What started with maverick software developers has actually become, during the last few years, a growing reality. Software systems can now be implemented to function in lieu of humans. While this sounds great (or not) on its face, there are a few key reasons why AI—that is, Artificial Intelligence, won’t be taking over your job any time soon.
Well, maybe it already has. If you are a checkout clerk, you may have witnessed an exponential growth in customer self-service stations at your workplace in recent months. That is not what I am talking about. When I reference AI, I am specifically talking about phone interface systems which function on behalf of a user or a business.
Having made that clear, let’s take a look at some of the systems that are already out there. Google Duplex is perhaps the most well known, simply because it’s Google. In one video, Sundar Pichai gives a jaw-dropping demonstration of the system showing what it can do for customers and businesses.. although he seems to admit that some calls don’t go as planned.
In another demo available on YouTube, Gridspace shows us what they can do with AI technology to create a seamless customer experience. While we are prepared to stand and applaud at the way everything ties together, again it becomes obvious that the representations are a bit fanciful.
Of course, we know that demos are meant to sell product. We get that. You always put your best foot forward when you are showing a demo; and whatever problems or glitches may lie back of your system are usually not discussed at that initial stage of presentation.
But there are reasons why companies are still very hesitant in investing in these systems. And it’s not simply the high cost of implementation. If you are a B2B or B2C company, you know that contact between your company and its clients and/or customers is simply one phase of its day-to-day business paradigm. When we consider someone calling in to purchase a product or request a service, we must also reckon on things such as data capture and data entry. And that’s where AI runs into kinks.
Not to even speak of things like data security (that is a totally different discussion), we all know how essential it is for the information tendered by the end-user/requester to be accurately captured by a system which purports to replace a live user. The videos make it look so easy. But we suspect that developers are not telling the entire story.

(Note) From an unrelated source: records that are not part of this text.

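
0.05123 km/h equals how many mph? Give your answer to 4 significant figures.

0.03183 miles per hour

1 km/h = 0.621371 mph.
Thus 0.05123 × 0.621371 ≈ 0.03183 mph.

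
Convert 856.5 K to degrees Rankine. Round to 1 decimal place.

°R = K × 9/5.
Applying the formula gives 1541.7 °R.

1541.7 °R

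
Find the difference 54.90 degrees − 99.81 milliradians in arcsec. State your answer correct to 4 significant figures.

54.90 ° = 197640 arcsec and 99.81 mrad = 20587.3 arcsec.
197640 − 20587.3 ≈ 177100 arcsec.

177100 arcsec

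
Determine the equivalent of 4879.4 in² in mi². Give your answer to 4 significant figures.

1 square inch = 2.49098e-10 mi².
Then 4879.4 × 2.49098e-10 ≈ 1.215e-6 mi².

1.215e-6 mi²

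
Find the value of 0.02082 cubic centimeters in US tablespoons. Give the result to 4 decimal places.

0.0014 US tablespoons

1 cm³ = 0.0676280 US tablespoons.
0.02082 × 0.0676280 ≈ 0.0014 US tbsp.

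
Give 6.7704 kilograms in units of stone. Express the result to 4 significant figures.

1.066 stone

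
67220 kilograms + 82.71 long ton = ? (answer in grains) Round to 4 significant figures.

2.334e+9 grains

67220 kg = 1.03736e+9 gr and 82.71 long ton = 1.29689e+9 gr.
1.03736e+9 + 1.29689e+9 ≈ 2.334e+9 gr.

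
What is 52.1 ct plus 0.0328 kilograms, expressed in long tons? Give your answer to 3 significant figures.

4.25e-5 long ton

52.1 ct = 1.02554e-5 long ton and 0.0328 kg = 3.22820e-5 long ton.
1.02554e-5 + 3.22820e-5 ≈ 4.25e-5 long ton.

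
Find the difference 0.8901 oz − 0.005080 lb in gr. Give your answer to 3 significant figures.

354 gr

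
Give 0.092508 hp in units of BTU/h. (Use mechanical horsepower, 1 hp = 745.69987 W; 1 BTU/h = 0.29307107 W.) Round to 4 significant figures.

235.4 BTU per hour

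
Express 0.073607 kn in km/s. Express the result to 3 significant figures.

1 knot = 0.000514444 km/s.
Thus 0.073607 × 0.000514444 ≈ 3.79e-5 km/s.

3.79e-5 km/s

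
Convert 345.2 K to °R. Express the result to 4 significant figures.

°R = K × 9/5.
Applying the formula gives 621.4 °R.

621.4 degrees Rankine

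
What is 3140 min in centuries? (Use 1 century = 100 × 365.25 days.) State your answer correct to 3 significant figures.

5.97e-5 century

1 min = 1.90129e-8 century.
So 3140 × 1.90129e-8 ≈ 5.97e-5 century.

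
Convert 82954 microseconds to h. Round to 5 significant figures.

2.3043 × 10^-5 hours

1 microsecond = 2.77778 × 10^-10 hours.
82954 × 2.77778 × 10^-10 ≈ 2.3043 × 10^-5 h.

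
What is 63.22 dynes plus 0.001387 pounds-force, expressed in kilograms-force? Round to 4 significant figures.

0.0006936 kilograms-force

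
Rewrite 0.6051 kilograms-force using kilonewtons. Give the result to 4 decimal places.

1 kilogram-force = 0.00980665 kN.
Then 0.6051 × 0.00980665 ≈ 0.0059 kN.

0.0059 kilonewtons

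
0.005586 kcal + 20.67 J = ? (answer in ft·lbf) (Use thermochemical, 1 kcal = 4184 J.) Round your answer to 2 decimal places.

0.005586 kcal = 17.2382 ft·lbf and 20.67 J = 15.2454 ft·lbf.
17.2382 + 15.2454 ≈ 32.48 ft·lbf.

32.48 foot-pounds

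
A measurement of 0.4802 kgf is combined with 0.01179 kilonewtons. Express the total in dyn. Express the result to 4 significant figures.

1.650e+6 dynes

0.4802 kgf = 470915 dyn and 0.01179 kN = 1.17900e+6 dyn.
470915 + 1.17900e+6 ≈ 1.650e+6 dyn.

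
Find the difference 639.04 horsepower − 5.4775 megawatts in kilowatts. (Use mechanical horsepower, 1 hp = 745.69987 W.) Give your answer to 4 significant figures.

-5001 kilowatts

639.04 hp = 476.532 kW and 5.4775 MW = 5477.50 kW.
476.532 − 5477.50 ≈ -5001 kW.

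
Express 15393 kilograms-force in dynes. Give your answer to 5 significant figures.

1.5095e+10 dynes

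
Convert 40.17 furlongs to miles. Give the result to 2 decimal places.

1 furlong = 0.125000 mi.
40.17 × 0.125000 ≈ 5.02 mi.

5.02 mi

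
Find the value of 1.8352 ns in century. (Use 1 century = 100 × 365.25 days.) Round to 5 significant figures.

5.8154 × 10^-19 century

1 nanosecond = 3.16881 × 10^-19 century.
Thus 1.8352 × 3.16881 × 10^-19 ≈ 5.8154 × 10^-19 century.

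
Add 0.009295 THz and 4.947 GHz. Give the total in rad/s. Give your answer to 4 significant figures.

8.949e+10 radians per second

0.009295 THz = 5.84022e+10 rad/s and 4.947 GHz = 3.10829e+10 rad/s.
5.84022e+10 + 3.10829e+10 ≈ 8.949e+10 rad/s.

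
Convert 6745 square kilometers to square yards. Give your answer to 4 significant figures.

8.067e+9 yd²

1 km² = 1.19599e+6 yd².
6745 × 1.19599e+6 ≈ 8.067e+9 yd².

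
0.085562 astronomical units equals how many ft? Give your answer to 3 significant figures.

1 astronomical unit = 4.90807e+11 ft.
Then 0.085562 × 4.90807e+11 ≈ 4.20e+10 ft.

4.20e+10 feet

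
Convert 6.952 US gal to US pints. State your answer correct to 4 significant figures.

1 US gallon = 8.00000 US pt.
So 6.952 × 8.00000 ≈ 55.62 US pt.

55.62 US pt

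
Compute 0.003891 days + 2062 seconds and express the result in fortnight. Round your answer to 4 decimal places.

0.0020 fortnight

0.003891 d = 0.000277929 fortnight and 2062 s = 0.00170470 fortnight.
0.000277929 + 0.00170470 ≈ 0.0020 fortnight.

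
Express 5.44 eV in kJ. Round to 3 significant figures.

8.72e-22 kJ

1 electronvolt = 1.60218e-22 kJ.
Thus 5.44 × 1.60218e-22 ≈ 8.72e-22 kJ.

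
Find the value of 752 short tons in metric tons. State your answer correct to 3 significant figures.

1 short ton = 0.907185 t.
752 × 0.907185 ≈ 682 t.

682 t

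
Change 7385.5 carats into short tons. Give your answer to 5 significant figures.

1 ct = 2.20462e-7 short ton.
Then 7385.5 × 2.20462e-7 ≈ 0.0016282 short ton.

0.0016282 short tons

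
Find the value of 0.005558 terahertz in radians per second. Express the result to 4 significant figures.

3.492e+10 rad/s

1 terahertz = 6.28319e+12 rad/s.
0.005558 × 6.28319e+12 ≈ 3.492e+10 rad/s.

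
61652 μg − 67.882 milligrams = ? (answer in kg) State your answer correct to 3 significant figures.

61652 μg = 6.16520 × 10^-5 kg and 67.882 mg = 6.78820 × 10^-5 kg.
6.16520 × 10^-5 − 6.78820 × 10^-5 ≈ -6.23 × 10^-6 kg.

-6.23 × 10^-6 kg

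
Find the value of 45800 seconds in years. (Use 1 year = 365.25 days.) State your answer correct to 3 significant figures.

1 s = 3.16881 × 10^-8 yr.
Thus 45800 × 3.16881 × 10^-8 ≈ 0.00145 yr.

0.00145 years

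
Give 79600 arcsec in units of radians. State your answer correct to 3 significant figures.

0.386 rad

1 arcsec = 4.84814e-6 rad.
Then 79600 × 4.84814e-6 ≈ 0.386 rad.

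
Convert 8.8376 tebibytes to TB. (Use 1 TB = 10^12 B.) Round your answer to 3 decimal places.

9.717 TB

1 tebibyte = 1.09951 TB.
Thus 8.8376 × 1.09951 ≈ 9.717 TB.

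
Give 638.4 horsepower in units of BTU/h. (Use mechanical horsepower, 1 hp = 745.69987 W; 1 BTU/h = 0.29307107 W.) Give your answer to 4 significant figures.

1.624 × 10^6 BTU per hour

1 horsepower = 2544.43 BTU/h.
Then 638.4 × 2544.43 ≈ 1.624 × 10^6 BTU/h.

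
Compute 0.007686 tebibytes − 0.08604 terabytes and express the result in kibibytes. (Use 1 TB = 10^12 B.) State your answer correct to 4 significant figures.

0.007686 TiB = 8.25278e+6 KiB and 0.08604 TB = 8.40234e+7 KiB.
8.25278e+6 − 8.40234e+7 ≈ -7.577e+7 KiB.

-7.577e+7 KiB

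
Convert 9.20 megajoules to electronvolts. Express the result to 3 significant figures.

5.74e+25 electronvolts

1 MJ = 6.24151e+24 eV.
9.20 × 6.24151e+24 ≈ 5.74e+25 eV.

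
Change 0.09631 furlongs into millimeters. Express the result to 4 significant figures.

1 furlong = 201168 mm.
0.09631 × 201168 ≈ 19370 mm.

19370 mm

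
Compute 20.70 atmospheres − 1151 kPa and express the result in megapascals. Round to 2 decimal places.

0.95 MPa

20.70 atm = 2.09743 MPa and 1151 kPa = 1.15100 MPa.
2.09743 − 1.15100 ≈ 0.95 MPa.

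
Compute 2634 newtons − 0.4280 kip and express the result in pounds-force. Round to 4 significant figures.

164.1 lbf

2634 N = 592.147 lbf and 0.4280 kip = 428.000 lbf.
592.147 − 428.000 ≈ 164.1 lbf.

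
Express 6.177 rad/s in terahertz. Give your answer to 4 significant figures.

9.831 × 10^-13 THz

1 radian per second = 1.59155 × 10^-13 THz.
6.177 × 1.59155 × 10^-13 ≈ 9.831 × 10^-13 THz.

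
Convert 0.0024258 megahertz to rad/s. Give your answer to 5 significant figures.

15242 rad/s

1 megahertz = 6.28319e+6 radians per second.
0.0024258 × 6.28319e+6 ≈ 15242 rad/s.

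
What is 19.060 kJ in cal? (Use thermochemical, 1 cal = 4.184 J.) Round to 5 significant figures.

1 kJ = 239.0057 cal.
Thus 19.060 × 239.0057 ≈ 4555.4 cal.

4555.4 cal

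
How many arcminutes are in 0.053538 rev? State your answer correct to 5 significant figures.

1156.4 arcminutes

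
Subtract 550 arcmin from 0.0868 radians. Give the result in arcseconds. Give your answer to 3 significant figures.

0.0868 rad = 17903.8 arcsec and 550 arcmin = 33000.0 arcsec.
17903.8 − 33000.0 ≈ -15100 arcsec.

-15100 arcsec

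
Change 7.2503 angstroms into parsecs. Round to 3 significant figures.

2.35e-26 parsecs

1 angstrom = 3.24078e-27 pc.
7.2503 × 3.24078e-27 ≈ 2.35e-26 pc.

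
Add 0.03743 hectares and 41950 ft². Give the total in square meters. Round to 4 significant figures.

4272 square meters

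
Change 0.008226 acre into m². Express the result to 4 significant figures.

1 acre = 4046.86 square meters.
Thus 0.008226 × 4046.86 ≈ 33.29 m².

33.29 m²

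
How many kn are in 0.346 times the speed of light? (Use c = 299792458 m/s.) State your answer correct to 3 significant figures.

1 c = 5.82750e+8 kn.
0.346 × 5.82750e+8 ≈ 2.02e+8 kn.

2.02e+8 knots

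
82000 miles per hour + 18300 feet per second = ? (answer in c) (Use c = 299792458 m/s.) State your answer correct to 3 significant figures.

82000 mph = 0.000122276 c and 18300 ft/s = 1.86057 × 10^-5 c.
0.000122276 + 1.86057 × 10^-5 ≈ 0.000141 c.

0.000141 times the speed of light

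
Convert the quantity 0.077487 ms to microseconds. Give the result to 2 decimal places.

77.49 μs

1 ms = 1000.00 μs.
0.077487 × 1000.00 ≈ 77.49 μs.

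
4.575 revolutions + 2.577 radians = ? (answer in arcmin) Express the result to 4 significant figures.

4.575 rev = 98820.0 arcmin and 2.577 rad = 8859.07 arcmin.
98820.0 + 8859.07 ≈ 107700 arcmin.

107700 arcmin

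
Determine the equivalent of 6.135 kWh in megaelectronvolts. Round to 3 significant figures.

1 kilowatt-hour = 2.24694 × 10^19 MeV.
6.135 × 2.24694 × 10^19 ≈ 1.38 × 10^20 MeV.

1.38 × 10^20 MeV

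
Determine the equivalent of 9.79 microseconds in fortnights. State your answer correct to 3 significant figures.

1 μs = 8.26720 × 10^-13 fortnights.
9.79 × 8.26720 × 10^-13 ≈ 8.09 × 10^-12 fortnight.

8.09 × 10^-12 fortnight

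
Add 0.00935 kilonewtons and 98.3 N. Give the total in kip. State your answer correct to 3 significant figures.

0.0242 kip

0.00935 kN = 0.00210196 kip and 98.3 N = 0.0220987 kip.
0.00210196 + 0.0220987 ≈ 0.0242 kip.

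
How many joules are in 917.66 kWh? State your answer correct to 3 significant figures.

1 kWh = 3.60000 × 10^6 J.
Thus 917.66 × 3.60000 × 10^6 ≈ 3.30 × 10^9 J.

3.30 × 10^9 joules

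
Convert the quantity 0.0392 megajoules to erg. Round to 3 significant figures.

1 megajoule = 1.00000e+13 erg.
Thus 0.0392 × 1.00000e+13 ≈ 3.92e+11 erg.

3.92e+11 erg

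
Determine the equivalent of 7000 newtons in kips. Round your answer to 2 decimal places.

1.57 kips

1 N = 0.000224809 kips.
Then 7000 × 0.000224809 ≈ 1.57 kip.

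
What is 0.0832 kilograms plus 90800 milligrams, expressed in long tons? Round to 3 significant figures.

0.0832 kg = 8.18860 × 10^-5 long ton and 90800 mg = 8.93660 × 10^-5 long ton.
8.18860 × 10^-5 + 8.93660 × 10^-5 ≈ 0.000171 long ton.

0.000171 long ton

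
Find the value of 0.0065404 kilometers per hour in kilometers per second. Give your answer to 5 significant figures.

1 kilometer per hour = 0.000277778 km/s.
Then 0.0065404 × 0.000277778 ≈ 1.8168 × 10^-6 km/s.

1.8168 × 10^-6 kilometers per second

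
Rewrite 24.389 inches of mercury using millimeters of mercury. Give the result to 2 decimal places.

619.48 mmHg

1 inHg = 25.4000 mmHg.
Then 24.389 × 25.4000 ≈ 619.48 mmHg.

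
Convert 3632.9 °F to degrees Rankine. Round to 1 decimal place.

4092.6 degrees Rankine

°R = °F + 459.67.
Applying the formula gives 4092.6 °R.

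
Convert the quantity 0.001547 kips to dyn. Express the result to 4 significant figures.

1 kip = 4.44822e+8 dyn.
Then 0.001547 × 4.44822e+8 ≈ 688100 dyn.

688100 dyn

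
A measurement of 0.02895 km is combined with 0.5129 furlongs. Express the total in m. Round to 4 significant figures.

132.1 m

0.02895 km = 28.9500 m and 0.5129 furlong = 103.179 m.
28.9500 + 103.179 ≈ 132.1 m.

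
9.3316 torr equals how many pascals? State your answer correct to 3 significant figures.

1 torr = 133.322 pascals.
9.3316 × 133.322 ≈ 1240 Pa.

1240 Pa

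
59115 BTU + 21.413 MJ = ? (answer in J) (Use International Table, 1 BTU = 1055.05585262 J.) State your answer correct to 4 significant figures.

59115 BTU = 6.23696 × 10^7 J and 21.413 MJ = 2.14130 × 10^7 J.
6.23696 × 10^7 + 2.14130 × 10^7 ≈ 8.378 × 10^7 J.

8.378 × 10^7 joules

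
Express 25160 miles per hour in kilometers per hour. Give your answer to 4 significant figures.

40490 km/h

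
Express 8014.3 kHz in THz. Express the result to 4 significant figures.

8.014e-6 THz

1 kilohertz = 1.00000e-9 THz.
Then 8014.3 × 1.00000e-9 ≈ 8.014e-6 THz.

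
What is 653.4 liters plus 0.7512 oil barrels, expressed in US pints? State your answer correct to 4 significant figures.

1633 US pints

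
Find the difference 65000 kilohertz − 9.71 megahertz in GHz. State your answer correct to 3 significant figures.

65000 kHz = 0.0650000 GHz and 9.71 MHz = 0.00971000 GHz.
0.0650000 − 0.00971000 ≈ 0.0553 GHz.

0.0553 GHz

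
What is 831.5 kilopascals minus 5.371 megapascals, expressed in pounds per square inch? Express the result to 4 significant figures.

-658.4 psi

831.5 kPa = 120.599 psi and 5.371 MPa = 778.998 psi.
120.599 − 778.998 ≈ -658.4 psi.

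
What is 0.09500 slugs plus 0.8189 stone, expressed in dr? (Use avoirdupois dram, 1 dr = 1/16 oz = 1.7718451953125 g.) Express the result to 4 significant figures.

3717 dr

0.09500 slug = 782.473 dr and 0.8189 st = 2934.94 dr.
782.473 + 2934.94 ≈ 3717 dr.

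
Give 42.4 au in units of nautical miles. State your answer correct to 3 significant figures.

3.42 × 10^9 nautical miles

1 astronomical unit = 8.07764 × 10^7 nautical miles.
42.4 × 8.07764 × 10^7 ≈ 3.42 × 10^9 nmi.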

If I have to provide information relative to a transaction, what guarantee is there that the information will be correctly captured? After all, it’s just me and a computer program, and no one else is watching. Siri still doesn’t understand me when I tell her to turn off my flashlight. Are we really there yet?
Also, have we fully fleshed out issues like data entry? It is one thing to accurately capture the information. But how exactly will the system transcribe that information to third party software systems so that it can be internalized? AI developers must face the fact that virtually every organization uses multiple software systems to record and store data. Will AI cooperate efficiently with those systems? If so, how??
Suppose that the B2C company is using Oracle to store information regarding customers’ orders, and Salesforce to store internal notes. Suppose there is yet another program needed for tracking loyalty points. Can the AI software access all these systems simultaneously, and do all that is needed in one phone session, without any IT hiccups? Remember, there may be calls holding.
Until software developers take it to the next level, human users will be needed to transcribe data, because systems are still unable to do all that a live user is accustomed to do. They can’t, and we know they can’t. Even in a hybrid environment which used only some AI, data would still need to be gathered from the actual calls themselves, if only for quality assurance purposes; i.e., to make sure that AI was doing its job correctly. Hence, you can keep your call centers busy. If I have to listen to the same call to get the information, I may as well just take the call.
One solution, of course, would be to build “all-in-one” systems developed not only to take calls, but capture and store data as well. That would obviate the difficulty of dealing with multiple programs, and bring everything related to the transaction under one banner. Due to the nature of things, there will always be some amount of human interaction needed, because problems occur. Systems fail, data must be retrieved, glitches must be worked out, and what have you. But comprehensive software systems would at least float AI out of the novelty phase and into the mainstream.
Naturally, the more complex a company’s business operations, the more distant are its prospects of accepting AI as an alternative solution to an ‘analog’ work environment. Will there be storm signals before actual implementation? Of course. From the business side of things, company policies and operations would probably have to streamline, if not simplify, in order to accommodate themselves to the software. Thus, you would likely see a ‘dumbing down’ of the organization’s internal processes preparatory to any wholesale (or retail) AI invasion.
The conclusion, then, is clear. AI is still a way away. It’s in the offing. But it’s not right around the corner. Andrew Yang is still ahead of his time. Despite all the hype, I believe that much of the AI talk equates to “The Martians are coming!”.. because, after all, when a company develops a software system, they need to get it out there. Their business is not to present a realistic, but an ideal, scenario. And that is where we must stop and bring the conversation back down to earth. While we, too, look forward to the revolutionary changes that AI will bring, we must admit that, currently, HAL is still somewhere in space.